“Asparagi contro”. Era il titolo, ispirato al film “Uomini contro” di Francesco Rosi, di un mitico e infuocato confronto televisivo che ebbi l’occasione di condurre ormai molti anni fa, quando era in corso l’accesa disputa tra i produttori del “Marchio Verde” e quelli del “Marchio Rosso” dell’Asparago Bianco di Bassano, non ancora a Marchio unico e non ancora DOP. Ora quel titolo ritorna di attualità ma per la nuova controversia che sta scuotendo il sempre irrequieto mondo della ristorazione bassanese, con le dimissioni del presidente dei Ristoratori di Confcommercio Giovanni “Doro” Scapin, di cui all’articolo precedente.

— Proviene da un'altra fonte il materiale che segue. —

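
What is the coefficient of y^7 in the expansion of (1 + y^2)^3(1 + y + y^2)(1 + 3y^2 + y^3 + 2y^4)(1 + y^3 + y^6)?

(1 + y^2)^3 has coefficients 1,0,3,0,3,0,1 for degrees 0…6.
(1 + y + y^2) has coefficients 1,1,1,0,0,0,0,0 for degrees 0…7.
Multiplying by (1 + 3y^2 + y^3 + 2y^4) gives running coefficients 1,1,4,4,6,3,2,0 for degrees 0…7.
Finally multiplying by (1 + y^3 + y^6), the product of all factors after the first has coefficients 1,1,4,5,7,7,7,7 for degrees 0…7.
[y^7] = 1·7 + 3·7 + 3·5 + 1·1 = 44.

44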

Il tutto a seguito dell’iniziativa di Sergio Dussin, titolare del ristorante Al Pioppeto di Romano d’Ezzelino e già pluriennale presidente dei Ristoratori Bassanesi. Dussin ha infatti bruciato tutti sul tempo presentando alla stampa, e proponendo sin da subito nei suoi menù, i primi Asparagi “precoci” di Bassano della storia, raccolti con un mese di anticipo grazie a una nuova tecnologia di riscaldamento dei terreni messa in atto dal Consorzio di Tutela e consegnati a Dussin dal presidente del Consorzio medesimo Paolo Brotto e dallo storico grossista dell’Asparago di Bassano Mario Chiminazzo. Una cosa che Scapin ha mal digerito al punto da rimettere il proprio mandato alla guida dei Ristoratori di Ascom Bassano, facendo riaccendere i riflettori sulla figura di Sergio Dussin che dopo le sue dimissioni, a suo dire costrette, alla presidenza del Gruppo Ristoratori Bassanesi nel 2023 ha sempre e attentamente evitato di farsi coinvolgere dal tritacarne delle polemiche mediatiche.
“Penso che Doro si sia sentito “superato” perché a me, senza incarichi di categoria, sono stati offerti gli Asparagi raccolti in anticipo – dichiara Dussin a Seven Magazine –. Il presidente del Consorzio li ha portati qua e io ho fatto le fotografie con i miei amici che sono rimasti, Romano Cornale ed Emilio Trevisani, e anche Olivo Brunello di Ottone. Gli altri non si sono fatti mai sentire e mai vedere quando ho dovuto dare le dimissioni costrette, né mi hanno mai telefonato per essermi vicini. Adesso tutti quanti si scagliano contro perché, non avendo incarichi, posso naturalmente fare quello che desidero senza nessun obbligo di categoria.”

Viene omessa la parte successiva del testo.